El entierro concluía. La familia se movía despacio hacia el círculo más amplio formado por vecinos y amigos. Estos, sin mucho recato, encendían cigarrillos o hablaban de cosas triviales. Paulita saludó, afectuosa, a Antonio, y dio dos besos a la viuda. Y, tras cambiar unas palabras con algunos compañeros, se dirigió en silencio hacia la salida.
Mientras caminaba, viendo lo tarde que se había hecho, se preguntó de nuevo por qué habría venido. Los entierros son sórdidos y los cementerios espantosos, con losas de colores tétricos, inscripciones vulgares y patéticas, flores artificiales y gatos cuya gordura le parecía a Paulita obscena.
En el funeral, hasta había tenido que contener alguna lágrima oyendo al cura. Éste, que debía conocer al difunto, había presentado su personalidad egoísta, superficial y campechana transmutada en alegre, servicial y generosa. Por un momento, Paulita sintió la pérdida de alguien tan valioso, y aunque ahora veía que no era así, que el panegírico de un muerto ha de embellecer la realidad, estaba aún emocionada. Y le parecía imposible que fuera sólo  por la retórica del cura.
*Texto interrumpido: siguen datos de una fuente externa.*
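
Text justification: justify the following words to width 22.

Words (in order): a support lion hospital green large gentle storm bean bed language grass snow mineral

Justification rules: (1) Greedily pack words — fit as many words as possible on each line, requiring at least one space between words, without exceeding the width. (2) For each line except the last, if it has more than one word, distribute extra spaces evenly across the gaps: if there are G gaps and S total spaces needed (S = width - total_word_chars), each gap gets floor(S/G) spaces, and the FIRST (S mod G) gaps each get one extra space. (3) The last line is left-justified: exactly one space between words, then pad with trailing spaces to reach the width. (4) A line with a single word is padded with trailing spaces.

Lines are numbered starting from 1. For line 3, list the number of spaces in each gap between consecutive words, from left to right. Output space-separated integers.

Answer: 2 1 1

Derivation:
Line 1: ['a', 'support', 'lion'] (min_width=14, slack=8)
Line 2: ['hospital', 'green', 'large'] (min_width=20, slack=2)
Line 3: ['gentle', 'storm', 'bean', 'bed'] (min_width=21, slack=1)
Line 4: ['language', 'grass', 'snow'] (min_width=19, slack=3)
Line 5: ['mineral'] (min_width=7, slack=15)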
Se detuvo un momento (en su prisa por salir se había adelantado al grupo) y creyó dar con la causa de su emoción. Sin duda, con Pastoriza moría un trozo de su vida, trivial y cotidiana, compartida a lo largo de  los años. No sólo en la oficina, sino en aquellas excursiones que, hacía muchos años, se organizaban todos los veranos. Y las comidas, y otras ocasiones de habitual regocijo: fiestas, cumpleaños, etc...No es que eso muriera ahora, pues pertenecía ya a un pasado lejano. Pero de algún modo ese pasado lo veía como un cuadro intacto que ahora se quebraba, como un puzzle se estropea al perderse una pieza.      
Pero además, y esto Paulita lo sentía oscuramente, había algo que hacía más definitiva esa pérdida. Y era que el nulo afecto que ella había sentido por Pastoriza hacía que esa parte de su vida que con él se había ido fuera irrescatable.
 De modo que cuando Paulita traspasa con un ¡uf! la puerta del cementerio, sale a la calle disminuida, con menos vida propia. Y, aunque no lo comprende, lo está sintiendo.